Usually at year’s end you would find a story about the books that I’ve finished reading this year, or those that I look forward to reading. But the turning of one year into another is seldom a new beginning. More often it is a mark on a long journey. To commemorate that, let me list books which I didn’t manage to finish reading in 403 ME, but which I will continue to read in 404 ME.
Tomb of Sand, by Geetanjali Shree is at the top of the list. If you haven’t read it, or don’t have it on your reading list, then you might remember it as the winner of the first International Booker prize. The small cast of characters, mainly one family, gives rise to a sprawling narrative which I found extremely engrossing. I’d finished about a quarter of the book in a few days in August, and I was so into it that I didn’t want to read a page a day when a lot of work suddenly descended on me. I want to finish it at a stretch and I estimate I can do it if I get about ten days.
Silverview, John le Carre’s final book, buzzes round my head every now and then. After the end of the cold war he’d seemed to lose his touch, and I’d slowly forgotten about his books. Then in early 2018 I picked up his final book set in the George Smiley cycle, and I was hooked again. I went back to the books I’d read, and the ones from the 90s and later which I’d missed and I enjoyed them all. I don’t know anything about the story, other than that it is set in le Carre’s usual world. I must say I’m conflicted about cracking it open. Once I’m through I will never have another new book by le Carre to look forward to. Still, it is there, beckoning me, every time I look for something to read. Should I, should I not?
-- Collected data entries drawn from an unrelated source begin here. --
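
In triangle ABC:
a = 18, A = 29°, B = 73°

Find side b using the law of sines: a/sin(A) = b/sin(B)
a/sin(A) = b/sin(B)  ⇒  b = a·sin(B)/sin(A) = 18·sin(73°)/sin(29°)
sin(73°) ≈ 0.956305, sin(29°) ≈ 0.48481
b ≈ 18·0.956305/0.48481 ≈ 17.2135/0.48481 ≈ 35.5057

b = 35.51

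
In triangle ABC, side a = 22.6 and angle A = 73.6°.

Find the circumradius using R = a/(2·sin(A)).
R = a/(2·sin(A)) = 22.6/(2·sin(73.6°))
sin(73.6°) ≈ 0.959314
R ≈ 22.6/(2·0.959314) = 22.6/1.91863 ≈ 11.7793

R = 11.78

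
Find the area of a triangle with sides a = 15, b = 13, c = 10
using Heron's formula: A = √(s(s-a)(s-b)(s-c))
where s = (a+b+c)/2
s = (15 + 13 + 10)/2 = 38/2 = 19
s − a = 4, s − b = 6, s − c = 9
s(s−a)(s−b)(s−c) = 19·4·6·9 = 4104
Area = √4104 ≈ 64.0625

s = 19.0, Area = 64.06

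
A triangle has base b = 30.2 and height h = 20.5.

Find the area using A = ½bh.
A = ½·b·h = ½·30.2·20.5 = ½·619.1 = 309.55

Area = 309.55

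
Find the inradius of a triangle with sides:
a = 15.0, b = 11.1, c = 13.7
r = Area/s where s is the semi-perimeter.
s = (15.0 + 11.1 + 13.7)/2 = 39.8/2 = 19.9
Area = √(s(s−a)(s−b)(s−c)) = √(19.9·4.9·8.8·6.2) ≈ √5320.15 ≈ 72.9393
r ≈ 72.9393/19.9 ≈ 3.66529

r = 3.665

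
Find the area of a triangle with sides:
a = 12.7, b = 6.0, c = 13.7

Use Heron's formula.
s = (12.7 + 6.0 + 13.7)/2 = 32.4/2 = 16.2
s − a = 3.5, s − b = 10.2, s − c = 2.5
s(s−a)(s−b)(s−c) = 16.2·3.5·10.2·2.5 ≈ 1445.85
Area = √1445.85 ≈ 38.0243

Area = 38.02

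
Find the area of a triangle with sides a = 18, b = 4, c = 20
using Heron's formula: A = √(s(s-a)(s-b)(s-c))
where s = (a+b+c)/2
s = (18 + 4 + 20)/2 = 42/2 = 21
s − a = 3, s − b = 17, s − c = 1
s(s−a)(s−b)(s−c) = 21·3·17·1 = 1071
Area = √1071 ≈ 32.7261

s = 21.0, Area = 32.73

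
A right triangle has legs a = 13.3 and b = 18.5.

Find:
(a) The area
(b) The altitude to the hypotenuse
(a) The legs are perpendicular, so Area = ½·a·b = ½·13.3·18.5 = ½·246.05 = 123.025
(b) Hypotenuse c = √(a² + b²) = √(176.89 + 342.25) = √519.14 ≈ 22.7846
    Area = ½·c·h_c  ⇒  h_c = 2·Area/c = 246.05/22.7846 ≈ 10.7989

Area = 123.025, h_c = 10.8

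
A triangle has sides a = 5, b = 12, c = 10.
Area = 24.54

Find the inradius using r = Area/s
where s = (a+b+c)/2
s = (5 + 12 + 10)/2 = 27/2 = 13.5
r = Area/s = 24.54/13.5 ≈ 1.81778

r = 1.818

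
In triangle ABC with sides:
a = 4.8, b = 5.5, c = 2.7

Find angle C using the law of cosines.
c² = a² + b² − 2ab·cos(C)  ⇒  cos(C) = (a² + b² − c²)/(2ab)
cos(C) = (4.8² + 5.5² − 2.7²)/(2·4.8·5.5) = (23.04 + 30.25 − 7.29)/52.8 = 46/52.8 ≈ 0.871212
C = arccos(0.871212) ≈ 29.4002°

C = 29.4°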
The Sea, The Sea by Iris Murdoch has been on my list much longer than Shree’s book, and for much the same reason. Once I enter the world of this book, I don’t want to leave it. And the density of the writing is such that you can’t pick it up to read just a page or two every day until you finish it. In that kind of reading I will lose all pleasure that I could get out of it (I’m so sorry I read Hilary Mantel that way; I must go back and read her again properly). I’ve started it three times in the last decade, most recently last year. Perhaps I will get to it only after I retire. But I will get to it certainly, unless life plays an unkind trick.
India in the Persianate Age by Richard M. Eaton has been highly praised by people who do not believe the colonial lie that Indian culture stagnated in the second millenium CE. I read three chapters in a couple of days, holding the threads of Eaton’s arguments in my mind. But when I put it down for a week I found that the threads I’d teased out had become a dense tangle. I’ll have to start again, and bookmark it and jot down marginal notes so that I do not have to read it in one go. It’s not that kind of a book.
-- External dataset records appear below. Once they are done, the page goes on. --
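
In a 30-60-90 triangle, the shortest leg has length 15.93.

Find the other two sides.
In a 30-60-90 triangle the sides are in ratio 1 : √3 : 2 (short leg : long leg : hypotenuse).
Long leg = 15.93·√3 ≈ 15.93·1.73205 ≈ 27.5916
Hypotenuse = 2·15.93 = 31.86

Long leg = 15.93√3 = 27.59, Hypotenuse = 31.86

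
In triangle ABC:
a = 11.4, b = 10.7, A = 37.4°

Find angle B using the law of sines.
a/sin(A) = b/sin(B)  ⇒  sin(B) = b·sin(A)/a = 10.7·sin(37.4°)/11.4
sin(37.4°) ≈ 0.607376
sin(B) ≈ 10.7·0.607376/11.4 ≈ 6.49892/11.4 ≈ 0.570081
B = arcsin(0.570081) ≈ 34.7559°
(Since b ≤ a we need B ≤ A, so the obtuse alternative 180° − 34.7559° ≈ 145.244° is rejected.)

B = 34.76°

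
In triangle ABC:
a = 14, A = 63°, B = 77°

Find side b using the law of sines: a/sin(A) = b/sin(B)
a/sin(A) = b/sin(B)  ⇒  b = a·sin(B)/sin(A) = 14·sin(77°)/sin(63°)
sin(77°) ≈ 0.97437, sin(63°) ≈ 0.891007
b ≈ 14·0.97437/0.891007 ≈ 13.6412/0.891007 ≈ 15.3099

b = 15.31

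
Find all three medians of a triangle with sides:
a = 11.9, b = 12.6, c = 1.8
Median formula: m_a = ½√(2b² + 2c² − a²) (and cyclically). a² = 141.61, b² = 158.76, c² = 3.24.
m_a = ½√(2·158.76 + 2·3.24 − 141.61) = ½√182.39 ≈ ½·13.5052 ≈ 6.75259
m_b = ½√(2·141.61 + 2·3.24 − 158.76) = ½√130.94 ≈ ½·11.4429 ≈ 5.72145
m_c = ½√(2·141.61 + 2·158.76 − 3.24) = ½√597.5 ≈ ½·24.4438 ≈ 12.2219

m_a = 6.753, m_b = 5.721, m_c = 12.22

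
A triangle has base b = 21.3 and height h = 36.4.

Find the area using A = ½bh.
A = ½·b·h = ½·21.3·36.4 = ½·775.32 = 387.66

Area = 387.66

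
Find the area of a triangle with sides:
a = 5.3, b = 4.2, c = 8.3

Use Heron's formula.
s = (5.3 + 4.2 + 8.3)/2 = 17.8/2 = 8.9
s − a = 3.6, s − b = 4.7, s − c = 0.6
s(s−a)(s−b)(s−c) = 8.9·3.6·4.7·0.6 ≈ 90.3528
Area = √90.3528 ≈ 9.50541

Area = 9.505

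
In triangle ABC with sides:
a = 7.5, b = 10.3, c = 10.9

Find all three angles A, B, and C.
Law of cosines for each angle (a² = 56.25, b² = 106.09, c² = 118.81):
cos(A) = (b² + c² − a²)/(2bc) = (106.09 + 118.81 − 56.25)/(2·10.3·10.9) = 168.65/224.54 ≈ 0.751091  ⇒  A ≈ 41.315°
cos(B) = (a² + c² − b²)/(2ac) = (56.25 + 118.81 − 106.09)/(2·7.5·10.9) = 68.97/163.5 ≈ 0.421835  ⇒  B ≈ 65.0495°
cos(C) = (a² + b² − c²)/(2ab) = (56.25 + 106.09 − 118.81)/(2·7.5·10.3) = 43.53/154.5 ≈ 0.281748  ⇒  C ≈ 73.6355°
Check: A + B + C ≈ 180°

A = 41.32°, B = 65.05°, C = 73.64°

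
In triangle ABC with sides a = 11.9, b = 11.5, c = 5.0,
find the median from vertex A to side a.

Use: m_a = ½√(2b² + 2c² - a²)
m_a = ½√(2·11.5² + 2·5.0² − 11.9²) = ½√(2·132.25 + 2·25 − 141.61) = ½√(264.5 + 50 − 141.61) = ½√172.89
√172.89 ≈ 13.1488, so m_a ≈ 6.57438

m_a = 6.574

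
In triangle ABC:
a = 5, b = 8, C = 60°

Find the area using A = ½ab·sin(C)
A = ½·a·b·sin(C) = ½·5·8·sin(60°)
sin(60°) ≈ 0.866025
A ≈ ½·40·0.866025 = 20·0.866025 ≈ 17.3205

Area = 17.32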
I think of Alberuni’s India by Edward C. Sachau as a companion book. Alberuni is both interesting and exasperating, so I can never read a lot at one go. But since my copy of it is bristling with post-it notes with scribbled directions and marginalia, it is easy to pick it up and continue. Reading it has been a continuing work that I haven’t finished yet. Even though I’m sure I’ll pick it up several times this year, it is quite possible that it will remain on my list of unfinished books at the end of the coming year.
While going through the unfinished pile I came across A Man Lies Dreaming by Lavie Tidhar. I’d forgotten that I hadn’t finished it, because very little of it remains. Of the many alternate histories imagined about Hitler and his time, I think this stands out for the detective-noir twist. But that is only a half story. The most interesting part of the book is the anti-twist. It’s the book that I think I’ll start on first, and maybe not just to finish the last few pages, but to reread.
I guess that’s a good enough list to start the next year with.